New satellite Astra 2G is preparing to go live, providing TV and radio services to Sky and Freesat users in the UK and Ireland.

SES is expected to confirm soon that the satellite is ready to go into service.

Expats, who have been gradually losing channels as a result of the reduction in signal overspill in continental Europe will soon find out how many channels they will continue to receive after the final set of changes to the satellite fleet serving Sky and Freesat users.

Astra 2G is the final part in a multi-year scheme that has seen older satellites taken out of service and replaced by newer craft. Astra 2G will begin to take services from other satellites from this week.

Numerous channels will begin moving, mostly from the Eutelsat 28A satellite. ITV is reportedly also moving services across to Astra 2G.

Sky and Freesat viewers in the UK and Ireland should notice no changes, apart from a short overnight break in service as channels migrate.

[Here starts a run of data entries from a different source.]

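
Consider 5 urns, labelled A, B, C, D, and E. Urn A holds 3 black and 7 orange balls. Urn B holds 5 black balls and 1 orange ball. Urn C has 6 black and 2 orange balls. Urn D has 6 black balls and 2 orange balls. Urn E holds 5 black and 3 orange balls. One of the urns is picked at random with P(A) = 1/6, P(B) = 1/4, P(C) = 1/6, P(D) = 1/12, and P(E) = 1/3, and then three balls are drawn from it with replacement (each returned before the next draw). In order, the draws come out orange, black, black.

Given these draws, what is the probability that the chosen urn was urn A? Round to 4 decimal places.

0.0851

The likelihood of the observed sequence under each hypothesis: P(data | urn A) = (7/10)(3/10)(3/10) = 0.063; P(data | urn B) = (1/6)(5/6)(5/6) = 0.11574; P(data | urn C) = (2/8)(6/8)(6/8) = 0.14062; P(data | urn D) = (2/8)(6/8)(6/8) = 0.14062; P(data | urn E) = (3/8)(5/8)(5/8) = 0.14648.
The prior-weighted likelihoods are 1/6 · 0.063 = 0.0105, 1/4 · 0.11574 = 0.028935, 1/6 · 0.14062 = 0.023438, 1/12 · 0.14062 = 0.011719, 1/3 · 0.14648 = 0.048828; summing to 0.12342.
So P(urn A | data) = (0.0105) / (0.12342) = 0.085076.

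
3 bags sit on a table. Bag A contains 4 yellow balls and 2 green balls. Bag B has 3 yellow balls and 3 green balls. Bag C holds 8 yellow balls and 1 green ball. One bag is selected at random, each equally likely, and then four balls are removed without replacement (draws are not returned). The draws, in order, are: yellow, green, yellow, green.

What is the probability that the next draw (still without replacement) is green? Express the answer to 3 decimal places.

0.300

Under each hypothesis, the probability of the observed sequence is: P(data | bag A) = (4/6)(2/5)(3/4)(1/3) = 1/15; P(data | bag B) = (3/6)(3/5)(2/4)(2/3) = 1/10; P(data | bag C) = (8/9)(1/8)(7/7)(0/6) = 0.
Multiplying each by its prior: 1/3 · 1/15 = 1/45, 1/3 · 1/10 = 1/30, 1/3 · 0 = 0; with total 1/18.
Dividing through by the total gives posterior P(bag A | data) = 2/5, P(bag B | data) = 3/5, P(bag C | data) = 0.
So P(green next | data) = Σ P(green next | H) P(H | data) = (0)(2/5) + (1/2)(3/5) = 3/10.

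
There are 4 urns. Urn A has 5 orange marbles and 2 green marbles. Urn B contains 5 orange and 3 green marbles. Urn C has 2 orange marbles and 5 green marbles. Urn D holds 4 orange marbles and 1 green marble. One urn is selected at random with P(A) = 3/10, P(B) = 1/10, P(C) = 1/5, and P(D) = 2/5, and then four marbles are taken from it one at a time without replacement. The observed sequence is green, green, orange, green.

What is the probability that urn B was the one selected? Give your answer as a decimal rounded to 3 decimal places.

Under each hypothesis, the probability of the observed sequence is: P(data | urn A) = (2/7)(1/6)(5/5)(0/4) = 0; P(data | urn B) = (3/8)(2/7)(5/6)(1/5) = 1/56; P(data | urn C) = (5/7)(4/6)(2/5)(3/4) = 1/7; P(data | urn D) = (1/5)(0/4) = 0.
Multiplying each by its prior: 3/10 · 0 = 0, 1/10 · 1/56 = 1/560, 1/5 · 1/7 = 1/35, 2/5 · 0 = 0; these sum to 17/560.
Hence P(urn B | data) = (1/560) / (17/560) = 1/17.

0.059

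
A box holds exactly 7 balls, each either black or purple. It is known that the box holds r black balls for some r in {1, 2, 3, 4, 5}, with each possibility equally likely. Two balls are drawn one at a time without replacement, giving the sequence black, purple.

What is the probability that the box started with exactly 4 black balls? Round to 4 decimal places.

0.2400

Compute the likelihood of the observed sequence for each case: P(data | r = 1) = (1/7)(6/6) = 1/7; P(data | r = 2) = (2/7)(5/6) = 5/21; P(data | r = 3) = (3/7)(4/6) = 2/7; P(data | r = 4) = (4/7)(3/6) = 2/7; P(data | r = 5) = (5/7)(2/6) = 5/21.
Multiplying each by its prior: 1/5 · 1/7 = 1/35, 1/5 · 5/21 = 1/21, 1/5 · 2/7 = 2/35, 1/5 · 2/7 = 2/35, 1/5 · 5/21 = 1/21; summing to 5/21.
Hence P(r = 4 | data) = (2/35) / (5/21) = 6/25.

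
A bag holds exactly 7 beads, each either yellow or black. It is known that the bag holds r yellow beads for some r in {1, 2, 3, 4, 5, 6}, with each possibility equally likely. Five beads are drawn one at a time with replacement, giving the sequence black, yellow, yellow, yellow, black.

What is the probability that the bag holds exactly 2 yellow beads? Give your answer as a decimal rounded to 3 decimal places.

0.102

Compute the likelihood of the observed sequence for each case: P(data | r = 1) = (6/7)(1/7)(1/7)(1/7)(6/7) = 0.002142; P(data | r = 2) = (5/7)(2/7)(2/7)(2/7)(5/7) = 0.0119; P(data | r = 3) = (4/7)(3/7)(3/7)(3/7)(4/7) = 0.025704; P(data | r = 4) = (3/7)(4/7)(4/7)(4/7)(3/7) = 0.034271; P(data | r = 5) = (2/7)(5/7)(5/7)(5/7)(2/7) = 0.02975; P(data | r = 6) = (1/7)(6/7)(6/7)(6/7)(1/7) = 0.012852.
Multiplying each by its prior: 1/6 · 0.002142 = 0.00035699, 1/6 · 0.0119 = 0.0019833, 1/6 · 0.025704 = 0.0042839, 1/6 · 0.034271 = 0.0057119, 1/6 · 0.02975 = 0.0049583, 1/6 · 0.012852 = 0.002142; with total 0.019436.
By Bayes' rule, P(r = 2 | data) = (0.0019833) / (0.019436) = 0.10204.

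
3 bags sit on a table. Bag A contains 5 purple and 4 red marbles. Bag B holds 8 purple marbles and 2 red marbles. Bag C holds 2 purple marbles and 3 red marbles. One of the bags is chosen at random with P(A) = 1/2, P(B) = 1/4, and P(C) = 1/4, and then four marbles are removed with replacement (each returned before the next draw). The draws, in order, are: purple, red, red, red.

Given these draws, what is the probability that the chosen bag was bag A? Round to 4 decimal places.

The likelihood of the observed sequence under each hypothesis: P(data | bag A) = (5/9)(4/9)(4/9)(4/9) = 0.048773; P(data | bag B) = (8/10)(2/10)(2/10)(2/10) = 0.0064; P(data | bag C) = (2/5)(3/5)(3/5)(3/5) = 0.0864.
The prior-weighted likelihoods are 1/2 · 0.048773 = 0.024387, 1/4 · 0.0064 = 0.0016, 1/4 · 0.0864 = 0.0216; these sum to 0.047587.
Hence P(bag A | data) = (0.024387) / (0.047587) = 0.51247.

0.5125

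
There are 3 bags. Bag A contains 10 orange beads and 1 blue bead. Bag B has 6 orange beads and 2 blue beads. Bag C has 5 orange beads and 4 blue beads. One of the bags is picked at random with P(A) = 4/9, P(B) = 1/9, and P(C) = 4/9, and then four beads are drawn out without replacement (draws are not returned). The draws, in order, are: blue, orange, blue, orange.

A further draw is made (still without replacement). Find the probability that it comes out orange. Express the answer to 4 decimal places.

0.6404

For each hypothesis, P(data | H) works out to: P(data | bag A) = (1/11)(10/10)(0/9) = 0; P(data | bag B) = (2/8)(6/7)(1/6)(5/5) = 0.035714; P(data | bag C) = (4/9)(5/8)(3/7)(4/6) = 0.079365.
Weighting by the prior gives 4/9 · 0 = 0, 1/9 · 0.035714 = 0.0039683, 4/9 · 0.079365 = 0.035273; summing to 0.039242.
The posterior is then P(bag A | data) = 0, P(bag B | data) = 0.10112, P(bag C | data) = 0.89888.
So P(orange next | data) = Σ P(orange next | H) P(H | data) = (1)(0.10112) + (3/5)(0.89888) = 0.64045.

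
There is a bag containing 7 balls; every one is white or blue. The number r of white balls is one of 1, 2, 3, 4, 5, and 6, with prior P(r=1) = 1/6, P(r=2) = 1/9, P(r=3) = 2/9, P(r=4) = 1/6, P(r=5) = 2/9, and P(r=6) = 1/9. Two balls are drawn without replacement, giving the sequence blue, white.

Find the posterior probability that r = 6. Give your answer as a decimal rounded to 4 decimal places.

0.0690

For each hypothesis, P(data | H) works out to: P(data | r = 1) = (6/7)(1/6) = 1/7; P(data | r = 2) = (5/7)(2/6) = 5/21; P(data | r = 3) = (4/7)(3/6) = 2/7; P(data | r = 4) = (3/7)(4/6) = 2/7; P(data | r = 5) = (2/7)(5/6) = 5/21; P(data | r = 6) = (1/7)(6/6) = 1/7.
Multiplying each by its prior: 1/6 · 1/7 = 1/42, 1/9 · 5/21 = 5/189, 2/9 · 2/7 = 4/63, 1/6 · 2/7 = 1/21, 2/9 · 5/21 = 10/189, 1/9 · 1/7 = 1/63; these sum to 29/126.
Hence P(r = 6 | data) = (1/63) / (29/126) = 2/29.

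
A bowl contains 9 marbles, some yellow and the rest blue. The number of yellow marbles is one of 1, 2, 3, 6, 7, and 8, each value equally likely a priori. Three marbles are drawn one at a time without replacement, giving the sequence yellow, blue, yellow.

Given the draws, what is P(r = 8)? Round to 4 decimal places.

The likelihood of the observed sequence under each hypothesis: P(data | r = 1) = (1/9)(8/8)(0/7) = 0; P(data | r = 2) = (2/9)(7/8)(1/7) = 1/36; P(data | r = 3) = (3/9)(6/8)(2/7) = 1/14; P(data | r = 6) = (6/9)(3/8)(5/7) = 5/28; P(data | r = 7) = (7/9)(2/8)(6/7) = 1/6; P(data | r = 8) = (8/9)(1/8)(7/7) = 1/9.
Weighting by the prior gives 1/6 · 0 = 0, 1/6 · 1/36 = 1/216, 1/6 · 1/14 = 1/84, 1/6 · 5/28 = 5/168, 1/6 · 1/6 = 1/36, 1/6 · 1/9 = 1/54; summing to 5/54.
By Bayes' rule, P(r = 8 | data) = (1/54) / (5/54) = 1/5.

0.2000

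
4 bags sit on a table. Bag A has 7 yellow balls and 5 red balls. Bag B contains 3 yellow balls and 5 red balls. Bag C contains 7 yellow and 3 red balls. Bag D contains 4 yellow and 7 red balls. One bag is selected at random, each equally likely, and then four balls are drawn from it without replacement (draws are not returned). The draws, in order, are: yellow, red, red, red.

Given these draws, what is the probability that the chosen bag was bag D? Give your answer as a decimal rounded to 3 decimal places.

0.413

The likelihood of the observed sequence under each hypothesis: P(data | bag A) = (7/12)(5/11)(4/10)(3/9) = 0.035354; P(data | bag B) = (3/8)(5/7)(4/6)(3/5) = 0.10714; P(data | bag C) = (7/10)(3/9)(2/8)(1/7) = 0.0083333; P(data | bag D) = (4/11)(7/10)(6/9)(5/8) = 0.10606.
Weighting by the prior gives 1/4 · 0.035354 = 0.0088384, 1/4 · 0.10714 = 0.026786, 1/4 · 0.0083333 = 0.0020833, 1/4 · 0.10606 = 0.026515; summing to 0.064223.
By Bayes' rule, P(bag D | data) = (0.026515) / (0.064223) = 0.41286.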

While reception in the UK and Ireland will improve thanks to the UK spotbeam deployed on all newer satellites, the spotbeam makes it increasingly difficult for expat viewers beyond the Netherlands, Belgium and northern France to receive UK TV via satellite. As expat viewers are deemed outside of the core coverage area for UK satellite TV, there are generally no public statements from broadcasters detailing any coverage changes.

  • The Astra 2D satellite, which provided carriage for most of the main UK free-to-air channels, during the 2000s, is now being moved out of the way. The satellite ceased to transmit UK TV channels in 2012 following the end of its active life. It was the first satellite to have a dedicated UK spotbeam. Until then satellites had a pan-European footprint enabling reception across the entire continent and beyond, forcing broadcasters who could not afford or justify acquiring programme rights for the whole continent to remain encrypted. The UK spotbeam enabled the BBC, ITV, Channel 4 and 5 to go free-to-air on satellite for the first time, much to the joy of expat viewers living around the fringes of its footprint in western Europe. Astra 2D has remained in orbit next to other active satellites since 2012, but is now being maneuvered out of the way and will eventually be sent off into a graveyard orbit when it can't be used for occasional feeds anymore.